The effect of bilirubin on vasoreactivity was examined in the exposed rabbit basilar artery (diameter, 1045 +/- 17 microns; n = 18) and its cortical branches (diameter, 265 +/- 11 microns; n = 43) in vivo. Vasoconstriction induced by uridine triphosphate (UTP; 10(-5) to 10(-3) mol/L) was observed in vivo before and after a 60-minute application of supersaturated bilirubin (10(-4) mol/L). Bilirubin was dissolved in modified artificial cerebrospinal fluid (pH 7.4) or in physiological salt solution (pH 7.6). The latter was spectrophotometrically estimated to contain a higher concentration of free bilirubin because of the formation of less colloid. After treatment with bilirubin in artificial cerebrospinal fluid, the effect was minimal in the basilar arteries (n = 7), whereas the diameter of the branches was reduced by 9.6 +/- 1.5% (n = 23) and UTP-induced vasoconstriction was potentiated.
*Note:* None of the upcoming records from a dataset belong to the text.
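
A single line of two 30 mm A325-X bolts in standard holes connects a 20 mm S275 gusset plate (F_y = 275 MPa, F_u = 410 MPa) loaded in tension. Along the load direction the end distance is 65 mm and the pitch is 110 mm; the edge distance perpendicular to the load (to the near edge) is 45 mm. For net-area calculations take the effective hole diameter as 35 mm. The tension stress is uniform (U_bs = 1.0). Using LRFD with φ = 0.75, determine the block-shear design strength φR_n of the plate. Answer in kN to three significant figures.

602 kN

Shear plane L_v = 65 + 1·110 = 175 mm; A_gv = 175 × 20 = 3500 mm².
A_nv = (175 − 1.5·35) × 20 = 2450 mm².
A_nt = (45 − 0.5·35) × 20 = 550 mm².
0.6 F_u A_nv = 602.7 kN; 0.6 F_y A_gv = 577.5 kN → shear yielding governs the shear term.
R_n = 577.5 + 1.0 × 410 × 550 / 1000 = 803 kN.
Design strength φR_n = 0.75 × 803 = 602 kN.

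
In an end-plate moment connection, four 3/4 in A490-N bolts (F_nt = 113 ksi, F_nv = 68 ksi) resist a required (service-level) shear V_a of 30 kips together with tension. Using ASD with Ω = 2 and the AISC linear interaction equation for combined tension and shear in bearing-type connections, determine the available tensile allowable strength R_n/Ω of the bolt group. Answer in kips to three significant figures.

A_b = π·0.75²/4 = 0.4418 in²; f_rv = 30 / (4 × 0.4418) = 16.98 ksi.
F'_nt = 1.3 F_nt − (Ω F_nt / F_nv) f_rv = 1.3·113 − (2·113/68)·16.98 = 90.48 ksi, capped at F_nt → F'_nt = 90.48 ksi.
R_n = F'_nt · A_b · n = 90.48 × 0.4418 × 4 = 159.9 kips.
Allowable strength R_n/Ω = 159.9 / 2 = 79.9 kips.

79.9 kips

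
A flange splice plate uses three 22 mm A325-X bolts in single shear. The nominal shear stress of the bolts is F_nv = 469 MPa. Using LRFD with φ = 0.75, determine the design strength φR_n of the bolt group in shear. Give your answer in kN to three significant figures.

A_b = π × 22² / 4 = 380.1 mm².
R_n = F_nv · A_b · n · n_s = 469 × 380.1 × 3 × 1 / 1000 = 534.8 kN.
Design strength φR_n = 0.75 × 534.8 = 401 kN.

401 kN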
After application of bilirubin in physiological salt solution, the basilar arteries contracted slightly (-2.1 +/- 0.9%; n = 6) and the UTP-induced vasoconstriction in the branches was attenuated (n = 12). After a 60-minute incubation of basilar artery with bilirubin in physiological salt solution in vitro, isometric tension recordings showed a diminution in KCl- and UTP-induced vasoconstrictions. Acetylcholine- and sodium nitroprusside-induced relaxations were also attenuated. It is suggested that bilirubin may exert different effects depending on the size of arteries and the concentration of free bilirubin. The constrictor and potentiating effects of bilirubin could be caused by the impairment of the relaxation mechanism. When the toxic effect of bilirubin becomes severe, the constrictor mechanism is also damaged.